After years of "low tide," locals celebrate lake's rise. By David Peterson
The north side of White Bear Lake, showing water beneath a dock that was extended far out onto the lake when it was at its lower stage.
White Bear Lake, the direst of mudholes within vivid memory, is now rising so high that it’s threatening to stream out through overflow pipes.
In fact, a county commissioner claims it already has. That can’t be confirmed, but officials overseeing the once-receding lake agree that, after a climb of several feet, it’s moving up fast amid all the rain and isn’t that far away from bubbling over.
The lake’s major beach, closed for eight years, is due to reopen in two weeks for at least shoreline wading. Docks once made to stretch hundreds of feet to reach water have been submerged. Marina slips that long stood empty above weedy sand now have big boats bobbing alongside them.
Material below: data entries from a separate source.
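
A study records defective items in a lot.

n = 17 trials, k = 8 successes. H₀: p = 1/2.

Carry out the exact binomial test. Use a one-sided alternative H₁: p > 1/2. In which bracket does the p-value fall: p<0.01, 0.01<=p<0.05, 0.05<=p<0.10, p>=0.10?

p-value bracket: p>=0.10

Exact binomial: n=17, k=8, p₀=1/2=0.5000
P(X≥8) from Σ C(n,i)·p₀^i·(1−p₀)^(n−i)
p-value (one-sided, H₁ greater) = 0.68547
→ bracket: p>=0.10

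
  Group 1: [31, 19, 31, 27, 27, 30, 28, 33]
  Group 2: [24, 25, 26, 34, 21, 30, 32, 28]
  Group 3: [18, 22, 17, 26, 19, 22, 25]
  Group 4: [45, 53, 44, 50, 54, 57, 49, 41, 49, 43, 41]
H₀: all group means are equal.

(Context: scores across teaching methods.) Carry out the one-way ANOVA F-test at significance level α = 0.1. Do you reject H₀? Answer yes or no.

reject H₀: yes

Group means [28.25, 27.50, 21.29, 47.82], grand mean 32.971
SSB = Σnᵢ(x̄ᵢ−x̄)² = 3798.406; SSW = ΣΣ(x−x̄ᵢ)² = 628.565
MSB = 3798.406/3 = 1266.1352; MSW = 628.565/30 = 20.9522
F = MSB/MSW = 60.4298
df = (3, 30)
p-value (upper-tail) = 0.00000
At α=0.1: p < α → reject H₀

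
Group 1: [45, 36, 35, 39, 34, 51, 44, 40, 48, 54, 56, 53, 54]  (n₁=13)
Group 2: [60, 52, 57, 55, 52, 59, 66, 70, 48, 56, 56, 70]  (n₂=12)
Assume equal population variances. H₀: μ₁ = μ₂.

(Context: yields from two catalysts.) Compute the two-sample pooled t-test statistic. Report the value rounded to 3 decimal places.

test statistic = -4.356

x̄₁=45.308, s₁=7.931, n₁=13
x̄₂=58.417, s₂=7.038, n₂=12
s_p² = [12·7.931² + 11·7.038²]/23 = 56.5081
SE = √(s_p²·(1/13+1/12)) = 3.0093
t = (45.308−58.417)/3.0093 = -4.3562
df = 23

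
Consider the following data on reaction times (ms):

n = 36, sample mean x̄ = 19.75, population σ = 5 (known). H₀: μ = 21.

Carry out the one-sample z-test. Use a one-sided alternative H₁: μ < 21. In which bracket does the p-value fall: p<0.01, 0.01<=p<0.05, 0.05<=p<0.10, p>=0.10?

SE = σ/√n = 5/√36 = 0.8333
z = (x̄−μ₀)/SE = (19.75−21)/0.8333 = -1.5000
p-value (one-sided, H₁ less) = 0.06681
→ bracket: 0.05<=p<0.10

p-value bracket: 0.05<=p<0.10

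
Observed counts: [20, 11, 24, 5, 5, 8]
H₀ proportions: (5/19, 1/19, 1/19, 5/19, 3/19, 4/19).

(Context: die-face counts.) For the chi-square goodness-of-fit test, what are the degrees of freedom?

degrees of freedom = 5

df = k − 1 = 6 − 1 = 5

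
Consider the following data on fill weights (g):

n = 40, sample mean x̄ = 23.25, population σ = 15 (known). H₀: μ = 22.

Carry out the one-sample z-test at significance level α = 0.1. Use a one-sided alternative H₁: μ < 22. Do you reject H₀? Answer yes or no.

reject H₀: no

SE = σ/√n = 15/√40 = 2.3717
z = (x̄−μ₀)/SE = (23.25−22)/2.3717 = 0.5270
p-value (one-sided, H₁ less) = 0.70092
At α=0.1: p ≥ α → fail to reject H₀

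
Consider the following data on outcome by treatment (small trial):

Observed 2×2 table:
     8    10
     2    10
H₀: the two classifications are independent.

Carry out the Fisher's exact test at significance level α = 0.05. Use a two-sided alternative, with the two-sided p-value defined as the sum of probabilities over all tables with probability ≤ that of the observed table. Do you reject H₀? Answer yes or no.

Margins: r₁=18, r₂=12, c₁=10, c₂=20, n=30
p_obs = C(18,8)·C(12,2)/C(30,10); sum pmf over tables with pmf ≤ p_obs
p-value (two-sided) = 0.23527
At α=0.05: p ≥ α → fail to reject H₀

reject H₀: no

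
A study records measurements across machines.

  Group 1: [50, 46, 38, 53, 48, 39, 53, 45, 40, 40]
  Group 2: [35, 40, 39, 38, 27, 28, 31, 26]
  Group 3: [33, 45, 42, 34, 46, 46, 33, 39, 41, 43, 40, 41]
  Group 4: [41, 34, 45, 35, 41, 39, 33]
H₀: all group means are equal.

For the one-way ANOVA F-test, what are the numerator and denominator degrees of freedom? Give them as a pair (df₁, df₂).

k = 4 groups, N = 37 total
df = (k−1, N−k) = (4−1, 37−4) = (3, 33)

degrees of freedom = [3, 33]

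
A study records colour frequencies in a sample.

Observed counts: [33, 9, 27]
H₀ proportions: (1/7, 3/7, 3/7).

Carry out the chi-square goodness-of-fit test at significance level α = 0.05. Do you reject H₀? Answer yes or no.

n = 69; E_i = n·p_i = [9.86, 29.57, 29.57]
χ² = (33−9.86)²/9.86 + (9−29.57)²/29.57 + (27−29.57)²/29.57 = 68.8696
df = 2
p-value (upper-tail) = 0.00000
At α=0.05: p < α → reject H₀

reject H₀: yes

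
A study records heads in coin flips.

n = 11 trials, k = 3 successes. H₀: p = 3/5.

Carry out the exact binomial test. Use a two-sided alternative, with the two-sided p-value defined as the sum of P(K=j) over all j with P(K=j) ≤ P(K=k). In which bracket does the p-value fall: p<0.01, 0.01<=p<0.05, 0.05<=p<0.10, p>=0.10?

p-value bracket: 0.01<=p<0.05

Exact binomial: n=11, k=3, p₀=3/5=0.6000
P(X=j) = C(n,j)·p₀^j·(1−p₀)^(n−j); p = Σ P(X=j) over j with P(X=j) ≤ P(X=3)
p-value (two-sided) = 0.03291
→ bracket: 0.01<=p<0.05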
“I’m very excited about the fact that Mother Nature has helped us along here,” said Ramsey County Commissioner Victoria Reinhardt. “I’ve already taken the grandkids to the lake a couple of times.”
Legally, the matter has hardly gone away. After presiding over a weekslong trial that began in March, a Ramsey County district judge this summer is contemplating how to come down on the issue of who’s to blame for the lake’s long retreat.
Lead attorney Katie Crosby Lehmann, representing lakeshore owners and others accusing the state of standing by while a crisis developed, spoke of being unruffled by the lake’s comeback because the case was about a historical pattern of severe ebbs and flows “running decades into the future.”
The north side of White Bear Lake, where water is expanding under docks that were extended to reach the lake during the years it was at its lower stage.
The north side of White Bear Lake, where water is expanding under docks that were extended to reach the lake during the years it was at its lower stage.
But Bill Foussard, whose downtown White Bear Lake hotel and restaurant depend on summer tourists, is giddy even though he cringed when recent rainstorms forced him to close his rooftop eatery.
“The lake’s come up, I bet, five feet from its low point,” he said, “It’s incredible. It looks good. It’s exciting to have it back. When docks are underwater, it tells you something.”
Anne Kane, the city’s development director, arrived in town six years ago and lives five houses from the lake. “I came when it was at a very low level,” she said, “and I was accustomed on my walks to seeing 75 to 80 yards of lawn before you finally reached water. Boy, is it beautiful now.”
Daron Close opened a lakeshore restaurant called Acqua — Italian for water — at around that same time. There wasn’t much water to see. Now, he said, “people are raising their docks, it keeps raining, the entire water issue has subsided. … I grew up here and the marina has never looked as cool.”
When to open beach?Issues persist over when to declare the lake’s big Ramsey County beach open for swimming and not just splashing about near shore. “I grew up here,” said Foussard, “and even when the water was down the beach was open.”
He complained that Ramsey County’s decision to wait until the lake reached 924 feet — a point it’s nearing — was unreasonable, given its significance for an entire community. “For us it’s always been, ‘See you at the beach,’ ” he said.
Reinhardt said the concern is safety, given the steep drop-off in the lake just off shore. “Even at the best of times, it has never been a real deep beach,” she said. “It’s a beach for the kids to play around in, more than for swimming.”
Heavy rains this spring have continued a long recovery that has the lake at a level unmatched in the past 11 years.
A few days ago, Washington County Commissioner Fran Miron told his colleagues during their weekly meeting that White Bear Lake is now so far back from the depths that it’s discharging from culverts meant to keep it from flooding people’s property.
State and watershed officials say they can’t say that hasn’t happened, but that the official water level isn’t quite high enough to reach outflow pipes.
One thing’s for sure: If the lake starts outflowing again, questions will arise as to whether, as one local puts it, those culverts should be “stuffed with concrete” rather than fool with Mother Nature and lose that water.